Will an open window or door (help or hurt) a house during a tornado?

I can’t remember if this is a myth or for real…but due to the recent tornados (in Maryland) I was wondering about this concept: (this is how I heard it) A tornado will produce extremely low pressure outside your house, the pressure inside your house then becomes much greater in comparision to that and thus burst open the house into flying pieces… So if you leave a window or door open, the pressure inside the house stays relatively the same as the outside pressure; so that, there is no burst of the house. I realize a dead center hit with a tornado - this wouldn’t matter…but is this true for perhaps a near miss?

Neither. The old wives tale says you should open windows, because of the pressure thing, but that’s not true. In fact, if anything, an open window during weak tornados may actually increase damage to your house. In a 250+ mph tornado though, a thin pane of glass makes as much difference as a sheet of paper does to a speeding truck.

The only thing to remember about windows and tornados is to stay the hell away from the former if you are ever caught in the latter.

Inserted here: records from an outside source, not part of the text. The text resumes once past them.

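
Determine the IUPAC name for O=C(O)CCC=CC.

Counting along the main chain through the –COOH group and the multiple bond gives 6 carbons: the parent is hexane.
A carboxylic acid (terminal –COOH) is the principal characteristic group, giving the suffix -oic acid.
The chain contains a C=C double bond, so the unsaturation ending is -ene.
Number the chain so that the carboxylic acid carbon is C-1 by definition.
With this numbering: the double bond between C-4 and C-5.
Assembling the pieces gives hex-4-enoic acid.

hex-4-enoic acid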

Sheer piffle. The pressure drop inside a tornado is only about 10%; if you’re far enough away from the tornado to avoid getting your house ventilated by debris, the pressure drop is insignificant. After all, houses have vents built in, which are capable of dealing with pressure changes from thunderstorms & whatnot, as well as distant tornados.

It’s more likely that the open window will let damging winds, debris, water, etc. into the house, causing greater damage than if you’d just left it alone.

Opening windows/doors helps avoid tornado damage about as well as jumping right before impact will help avoid injuries in a falling elevator.

Here

Gives a description of what happens to a house in a tornado, its actually lift generated by air flowing over the house.

However, what if you were to open ALL the windows, yeah stuff would get tossed around but if doing so would give your house another 5-10% (just tossing a number) chance of survivng by undercutting some of the lift effect and reducing wall load since some of the air is flowing through the house rather than around it.

Opening everything you could would almost have to give it a better chance of your house surviving a near miss. Any laminar flow/fluid dynamics experts to help us out around here? Maybe someone who took more physics than me…

The lift would still be acting on the roof, windows up or down. Either way, if your house is close enough to the twister for this to be an issue, it’s gonna be torn apart no matter what you do. Opening windows will do you just as much good as making sure the refrigerator is closed when the twister hits. It just won’t make a difference.

except that this article likens the lift on a house’s roof to the lift on an airplane wing. And then the article relies on the fallacy that an airplane’s lift is solely generated by the motion of air over the top of its wings. which has been thoroughly debunked in this thread

It might also help to consider that the various materials used in constructing houses would react differently if it really were the case that the pressure difference would cause explosive decompression (proper use of the term?). It seems to me that, if a house were completely airtight and you were going to try and explode it, the windows would blow out, since glass is weaker than a house’s walls.

I realize a dead center hit with a tornado - this wouldn’t matter…but is this true for perhaps a near miss?

The above above statement and question mean the same thing, I think you mean near hit.